Have a 12+2 and while it just ******* pounds for home theatre I still can't seem to get it to fill the room when playing music. Now take it I'm using an ipod via an RCA connection so I understand a lot of sound quality is lost with this set up. But my question is has anyone in a similar situation got a little more out of their sub by plugging ports for music only? Currently running wide open (no ports)

Any advise is grealty appreciated!

Cheers!


----------



## tonyvdb (Sep 5, 2007)

oil99 said:


> Hey all,
> 
> Now take it I'm using an ipod via an RCA connection so I understand a lot of sound quality is lost with this set up.


You've sort of answered your own question here. What are your music files sampled at?
Music dose not have nearly the same amount of dynamic that movies have these days 80% of music rolls off at around 30Hz and once you compress the files into an mp3 file particularly anything less then 160kbs you will loose allot.
How are you getting the sound from the ipod to the speakers, through a receiver. Do you play it in a Pure direct mode? as this will shut off the sub completely in most receivers.


----------



## Guest (Dec 16, 2008)

Hey Tony,

Thanks for the reply. Ya the mp3 players are the greatest thing when you need a lot of music in a small package but blow for sound quality through a big stereo.
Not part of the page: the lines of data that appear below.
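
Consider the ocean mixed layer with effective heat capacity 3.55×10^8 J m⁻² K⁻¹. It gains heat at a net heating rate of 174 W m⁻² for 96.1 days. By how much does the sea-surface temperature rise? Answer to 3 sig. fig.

Areal heat capacity C = 3.55×10^8 J m⁻² K⁻¹ (given).
Net heat input Q = F Δt = 174 × (96.1 days × 86400 s/day) = 1.44×10^9 J/m².
ΔT = Q / C = 1.44×10^9 / 3.55×10^8 = 4.07 K.

4.07 K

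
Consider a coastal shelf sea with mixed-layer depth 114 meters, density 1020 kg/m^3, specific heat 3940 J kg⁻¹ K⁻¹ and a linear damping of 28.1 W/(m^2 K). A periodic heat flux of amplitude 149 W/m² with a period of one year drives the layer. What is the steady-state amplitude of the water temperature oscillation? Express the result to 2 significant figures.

1.6 K

Areal heat capacity C = ρ c_p D = 1020 × 3940 × 114 = 4.58×10^8 J m⁻² K⁻¹.
Angular frequency ω = 2π / T = 2π / 3.15×10^7 s = 1.99×10^-7 s⁻¹.
√((Cω)² + λ²) = √((91.3)² + 28.1²) = 95.5 W/(m²·K).
Amplitude A = F₀ / √((Cω)²+λ²) = 149 / 95.5 = 1.56 K.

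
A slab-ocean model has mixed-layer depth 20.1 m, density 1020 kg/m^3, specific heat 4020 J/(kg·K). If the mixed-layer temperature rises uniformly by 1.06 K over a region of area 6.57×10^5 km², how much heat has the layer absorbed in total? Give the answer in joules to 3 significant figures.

5.74×10^19 J

Areal heat capacity C = ρ c_p D = 1020 × 4020 × 20.1 = 8.24×10^7 J/(m^2 K).
Heat per unit area: q = C ΔT = 8.24×10^7 × 1.06 = 8.74×10^7 J/m².
Total heat: Q = q × A = 8.74×10^7 × (6.57×10^5 × 10⁶ m²) = 5.74×10^19 J.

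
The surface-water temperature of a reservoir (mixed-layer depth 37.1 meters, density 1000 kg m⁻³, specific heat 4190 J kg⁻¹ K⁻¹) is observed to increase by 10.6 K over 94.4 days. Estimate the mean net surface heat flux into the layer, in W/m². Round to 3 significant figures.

202

Areal heat capacity C = ρ c_p D = 1000 × 4190 × 37.1 = 1.55×10^8 J/(m²·K).
Required heat per unit area: Q = C ΔT = 1.55×10^8 × 10.6 = 1.65×10^9 J/m².
Flux F = Q / Δt = 1.65×10^9 / 8.16×10^6 s = 202 W/m².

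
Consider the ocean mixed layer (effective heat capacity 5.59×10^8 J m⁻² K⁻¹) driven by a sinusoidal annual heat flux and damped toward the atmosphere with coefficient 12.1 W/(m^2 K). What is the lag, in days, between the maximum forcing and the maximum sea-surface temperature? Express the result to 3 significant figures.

85.0 days

Areal heat capacity C = 5.59×10^8 J m⁻² K⁻¹ (given).
ω = 2π / 3.15×10^7 s = 1.99×10^-7 s⁻¹.
Phase lag φ = arctan(Cω/λ) = arctan(111/12.1) = 1.46 rad.
Time lag = φ / ω = 1.46 / 1.99×10^-7 = 7.34×10^6 s = 85.0 days.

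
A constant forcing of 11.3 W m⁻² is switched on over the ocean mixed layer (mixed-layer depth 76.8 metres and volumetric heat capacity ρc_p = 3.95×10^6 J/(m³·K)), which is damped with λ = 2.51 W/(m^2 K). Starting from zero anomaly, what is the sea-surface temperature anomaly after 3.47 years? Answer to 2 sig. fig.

Areal heat capacity C = ρc_p × D = 3.95×10^6 × 76.8 = 3.03×10^8 J/(m^2 K).
τ = C / λ = 3.03×10^8 / 2.51 = 1.21×10^8 s.
Equilibrium anomaly ΔT_eq = F / λ = 11.3 / 2.51 = 4.50 K.
t = 3.47 years = 1.10×10^8 s, so t/τ = 0.906.
ΔT(t) = ΔT_eq (1 − e^(−t/τ)) = 4.50 × (1 − e^−0.906) = 2.68 K.

2.7 K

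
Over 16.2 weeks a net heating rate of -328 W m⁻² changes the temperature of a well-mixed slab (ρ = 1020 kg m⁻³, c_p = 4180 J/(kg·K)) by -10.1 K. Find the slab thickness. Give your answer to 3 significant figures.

Heat input Q = F Δt = -328 × 9.80×10^6 s = -3.21×10^9 J/m².
Required areal heat capacity C = Q / ΔT = 3.18×10^8 J/(m²·K).
Depth D = C / (ρ c_p) = 3.18×10^8 / (1020 × 4180) = 74.6 m.

74.6 m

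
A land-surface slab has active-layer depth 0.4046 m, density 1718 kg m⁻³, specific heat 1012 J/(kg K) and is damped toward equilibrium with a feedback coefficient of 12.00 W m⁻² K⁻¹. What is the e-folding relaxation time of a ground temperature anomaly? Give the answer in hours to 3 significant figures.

Areal heat capacity C = ρ c_p D = 1718 × 1012 × 0.4046 = 7.03×10^5 J/(m²·K).
Relaxation time τ = C / λ = 7.03×10^5 / 12.00 = 58600 s.
In hours: 58600 s / (3600 s/hour) = 16.3 hours.

16.3 hours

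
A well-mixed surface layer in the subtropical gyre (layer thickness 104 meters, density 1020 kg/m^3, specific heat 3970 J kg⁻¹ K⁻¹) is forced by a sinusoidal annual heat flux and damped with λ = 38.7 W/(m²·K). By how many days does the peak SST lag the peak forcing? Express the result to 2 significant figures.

66 days

Areal heat capacity C = ρ c_p D = 1020 × 3970 × 104 = 4.21×10^8 J m⁻² K⁻¹.
ω = 2π / 3.15×10^7 s = 1.99×10^-7 s⁻¹.
Phase lag φ = arctan(Cω/λ) = arctan(83.9/38.7) = 1.14 rad.
Time lag = φ / ω = 1.14 / 1.99×10^-7 = 5.71×10^6 s = 66.1 days.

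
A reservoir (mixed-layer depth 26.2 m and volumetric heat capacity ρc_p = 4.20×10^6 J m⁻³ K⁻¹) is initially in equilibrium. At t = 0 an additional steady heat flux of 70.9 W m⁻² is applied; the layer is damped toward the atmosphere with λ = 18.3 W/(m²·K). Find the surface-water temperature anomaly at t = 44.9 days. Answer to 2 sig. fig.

Areal heat capacity C = ρc_p × D = 4.20×10^6 × 26.2 = 1.10×10^8 J/(m²·K).
τ = C / λ = 1.10×10^8 / 18.3 = 6.01×10^6 s.
Equilibrium anomaly ΔT_eq = F / λ = 70.9 / 18.3 = 3.87 K.
t = 44.9 days = 3.88×10^6 s, so t/τ = 0.645.
ΔT(t) = ΔT_eq (1 − e^(−t/τ)) = 3.87 × (1 − e^−0.645) = 1.84 K.

1.8 K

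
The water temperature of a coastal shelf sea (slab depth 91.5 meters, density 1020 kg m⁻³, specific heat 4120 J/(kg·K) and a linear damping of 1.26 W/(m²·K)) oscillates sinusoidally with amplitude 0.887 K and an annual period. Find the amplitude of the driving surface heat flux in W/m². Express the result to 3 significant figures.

Areal heat capacity C = ρ c_p D = 1020 × 4120 × 91.5 = 3.85×10^8 J/(m^2 K).
ω = 2π / 3.15×10^7 s = 1.99×10^-7 s⁻¹.
√((Cω)² + λ²) = √((76.6)² + 1.26²) = 76.6 W/(m²·K).
F₀ = A × √((Cω)²+λ²) = 0.887 × 76.6 = 68.0 W/m².

68.0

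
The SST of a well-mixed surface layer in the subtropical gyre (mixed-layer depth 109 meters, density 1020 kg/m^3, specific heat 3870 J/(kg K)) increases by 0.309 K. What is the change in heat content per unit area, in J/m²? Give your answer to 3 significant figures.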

Compared to playing a CD on the same system it's a joke... especially when I have to pin the volume to get near the output of CD playback at 15db less on the volume control.
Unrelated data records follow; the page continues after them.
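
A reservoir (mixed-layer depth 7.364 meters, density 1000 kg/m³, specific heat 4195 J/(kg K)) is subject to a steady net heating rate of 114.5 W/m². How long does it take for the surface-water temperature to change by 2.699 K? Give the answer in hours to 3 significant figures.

Areal heat capacity C = ρ c_p D = 1000 × 4195 × 7.364 = 3.09×10^7 J/(m^2 K).
Time required: Δt = C ΔT / F = 3.09×10^7 × 2.699 / 114.5 = 7.28×10^5 s.
In hours: 7.28×10^5 s / (3600 s/hour) = 202 hours.

202 hours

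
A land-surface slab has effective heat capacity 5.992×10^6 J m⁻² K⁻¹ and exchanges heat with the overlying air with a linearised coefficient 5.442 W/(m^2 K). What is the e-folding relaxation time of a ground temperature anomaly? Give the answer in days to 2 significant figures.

Areal heat capacity C = 5.992×10^6 J m⁻² K⁻¹ (given).
Relaxation time τ = C / λ = 5.99×10^6 / 5.442 = 1.10×10^6 s.
In days: 1.10×10^6 s / (86400 s/day) = 12.7 days.

13 days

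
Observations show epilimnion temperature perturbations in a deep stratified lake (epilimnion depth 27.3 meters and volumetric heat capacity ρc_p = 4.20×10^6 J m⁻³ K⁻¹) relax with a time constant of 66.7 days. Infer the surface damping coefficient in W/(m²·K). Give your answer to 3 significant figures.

Areal heat capacity C = ρc_p × D = 4.20×10^6 × 27.3 = 1.15×10^8 J/(m^2 K).
τ = 66.7 days = 5.76×10^6 s.
λ = C / τ = 1.15×10^8 / 5.76×10^6 = 19.9 W/(m²·K).

19.9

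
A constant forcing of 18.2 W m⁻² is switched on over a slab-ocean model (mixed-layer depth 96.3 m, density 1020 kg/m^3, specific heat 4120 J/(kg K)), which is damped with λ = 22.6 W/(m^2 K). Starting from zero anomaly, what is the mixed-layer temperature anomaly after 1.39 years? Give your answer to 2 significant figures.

0.74 K

Areal heat capacity C = ρ c_p D = 1020 × 4120 × 96.3 = 4.05×10^8 J m⁻² K⁻¹.
τ = C / λ = 4.05×10^8 / 22.6 = 1.79×10^7 s.
Equilibrium anomaly ΔT_eq = F / λ = 18.2 / 22.6 = 0.805 K.
t = 1.39 years = 4.39×10^7 s, so t/τ = 2.45.
ΔT(t) = ΔT_eq (1 − e^(−t/τ)) = 0.805 × (1 − e^−2.45) = 0.736 K.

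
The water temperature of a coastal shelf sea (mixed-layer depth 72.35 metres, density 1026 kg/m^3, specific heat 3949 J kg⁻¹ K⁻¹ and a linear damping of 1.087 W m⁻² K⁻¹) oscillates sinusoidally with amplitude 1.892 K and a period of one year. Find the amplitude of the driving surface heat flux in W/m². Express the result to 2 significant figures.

Areal heat capacity C = ρ c_p D = 1026 × 3949 × 72.35 = 2.93×10^8 J/(m^2 K).
ω = 2π / 3.15×10^7 s = 1.99×10^-7 s⁻¹.
√((Cω)² + λ²) = √((58.4)² + 1.087²) = 58.4 W/(m²·K).
F₀ = A × √((Cω)²+λ²) = 1.892 × 58.4 = 111 W/m².

110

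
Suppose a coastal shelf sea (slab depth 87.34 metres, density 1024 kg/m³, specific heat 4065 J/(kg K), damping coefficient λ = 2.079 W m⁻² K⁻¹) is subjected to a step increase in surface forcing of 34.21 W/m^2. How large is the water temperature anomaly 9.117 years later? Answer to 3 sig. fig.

13.3 K

Areal heat capacity C = ρ c_p D = 1024 × 4065 × 87.34 = 3.64×10^8 J/(m^2 K).
τ = C / λ = 3.64×10^8 / 2.079 = 1.75×10^8 s.
Equilibrium anomaly ΔT_eq = F / λ = 34.21 / 2.079 = 16.5 K.
t = 9.117 years = 2.88×10^8 s, so t/τ = 1.65.
ΔT(t) = ΔT_eq (1 − e^(−t/τ)) = 16.5 × (1 − e^−1.65) = 13.3 K.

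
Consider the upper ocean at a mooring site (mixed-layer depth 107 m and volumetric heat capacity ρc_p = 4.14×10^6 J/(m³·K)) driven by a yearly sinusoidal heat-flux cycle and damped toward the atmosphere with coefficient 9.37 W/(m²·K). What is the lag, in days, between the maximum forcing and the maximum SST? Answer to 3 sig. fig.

Areal heat capacity C = ρc_p × D = 4.14×10^6 × 107 = 4.43×10^8 J m⁻² K⁻¹.
ω = 2π / 3.15×10^7 s = 1.99×10^-7 s⁻¹.
Phase lag φ = arctan(Cω/λ) = arctan(88.3/9.37) = 1.47 rad.
Time lag = φ / ω = 1.47 / 1.99×10^-7 = 7.35×10^6 s = 85.1 days.

85.1 days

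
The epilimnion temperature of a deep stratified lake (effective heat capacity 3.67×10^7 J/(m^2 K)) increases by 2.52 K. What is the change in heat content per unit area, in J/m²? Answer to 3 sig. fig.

Areal heat capacity C = 3.67×10^7 J/(m^2 K) (given).
ΔQ = C ΔT = 3.67×10^7 × 2.52 = 9.25×10^7 J/m².

9.25×10^7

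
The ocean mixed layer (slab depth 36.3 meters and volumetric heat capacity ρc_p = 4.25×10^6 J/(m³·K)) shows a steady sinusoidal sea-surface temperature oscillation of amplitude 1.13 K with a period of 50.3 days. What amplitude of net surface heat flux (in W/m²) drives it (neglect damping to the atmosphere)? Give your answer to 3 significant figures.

252

Areal heat capacity C = ρc_p × D = 4.25×10^6 × 36.3 = 1.54×10^8 J m⁻² K⁻¹.
ω = 2π / 4.35×10^6 s = 1.45×10^-6 s⁻¹.
Cω = 1.54×10^8 × 1.45×10^-6 = 223 W/(m²·K).
F₀ = A × Cω = 1.13 × 223 = 252 W/m².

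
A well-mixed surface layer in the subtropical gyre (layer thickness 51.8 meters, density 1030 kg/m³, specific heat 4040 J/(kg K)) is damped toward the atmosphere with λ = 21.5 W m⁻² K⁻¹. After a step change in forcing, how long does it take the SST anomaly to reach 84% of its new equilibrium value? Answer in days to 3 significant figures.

Areal heat capacity C = ρ c_p D = 1030 × 4040 × 51.8 = 2.16×10^8 J m⁻² K⁻¹.
τ = C / λ = 2.16×10^8 / 21.5 = 1.00×10^7 s.
Fraction reached: 1 − e^(−t/τ) = 0.84 ⇒ t = −τ ln(1 − 0.84) = τ × 1.83.
t = 1.84×10^7 s = 213 days.

213 days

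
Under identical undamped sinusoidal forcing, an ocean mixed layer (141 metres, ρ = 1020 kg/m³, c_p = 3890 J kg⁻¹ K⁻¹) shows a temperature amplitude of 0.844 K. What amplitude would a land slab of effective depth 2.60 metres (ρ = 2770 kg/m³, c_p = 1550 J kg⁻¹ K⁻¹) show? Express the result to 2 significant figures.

C_ocean = 5.59×10^8 J/(m²·K); C_land = 1.12×10^7 J/(m²·K).
A ∝ 1/C ⇒ A_land = A_ocean × C_ocean/C_land = 0.844 × 50.1 = 42.3 K.

42 K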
I have the ipod plugged into a Denon 3802. I've tried many different options for playback and the best sounding is 7 channel (not sure what processing this one does other than extending the L + R channels to the rear and surrounds.

Thanks again!


----------



## Guest (Dec 16, 2008)

Sorry forgot to mention I have no idea what my music files are sampled at... probably whatever iTunes default to when I did the initial imports many years ago.


----------



## OvalNut (Jul 18, 2006)

The following is appropriate here, with kudos to Tracy at the SPoT for including it in his signature:

"Putting on a headphone and listening to MP3 is like hell."
--Neil Young


Tim
:drive:


----------



## tonyvdb (Sep 5, 2007)

I use my iPod 80gb classic for all my music listening but I sampled all my music at a VBR that usually means that most music is in between 200-300kbs so it sounds very good.
The default I believe is 128kbs, very poor quality.


----------



## Guest (Dec 17, 2008)

Thanks again Tony. Sorry for turning this into an ipod thread but is there a way to convert my library to variable bit rate or does it involve re-importing my entire library? Do itunes purchases also import at the pre-set bit rate or are they variable?


----------



## tonyvdb (Sep 5, 2007)

oil99 said:


> Thanks again Tony. Sorry for turning this into an ipod thread but is there a way to convert my library to variable bit rate or does it involve re-importing my entire library? Do itunes purchases also import at the pre-set bit rate or are they variable?


Sadly you will have to re do all your music as once the information is lost during compression it can not be brought back. iTunes does have some music sampled using the newer uncompressed formats but most are still 128kbs.


----------



## robbroy (Oct 19, 2006)

iPod or no, the most common reason people complain about the output of their sub on music vs. movies is a matter of expectation -- they have the same complaint with CDs. For those who want more bass with their music, the best solution is a receiver that can accommodate different bass levels for different inputs. That way, when using your iPod, you can have the bass boosted by a few dBs.

Of course, if you're serious about music, put down the iPod and grab the CDs. I use the iPod for casual listening and for pumping music to the back yard or other rooms in the house. When I want to sit back in front of the big rig and really listen, I grab my CDs. It does make a difference.

-Robb


----------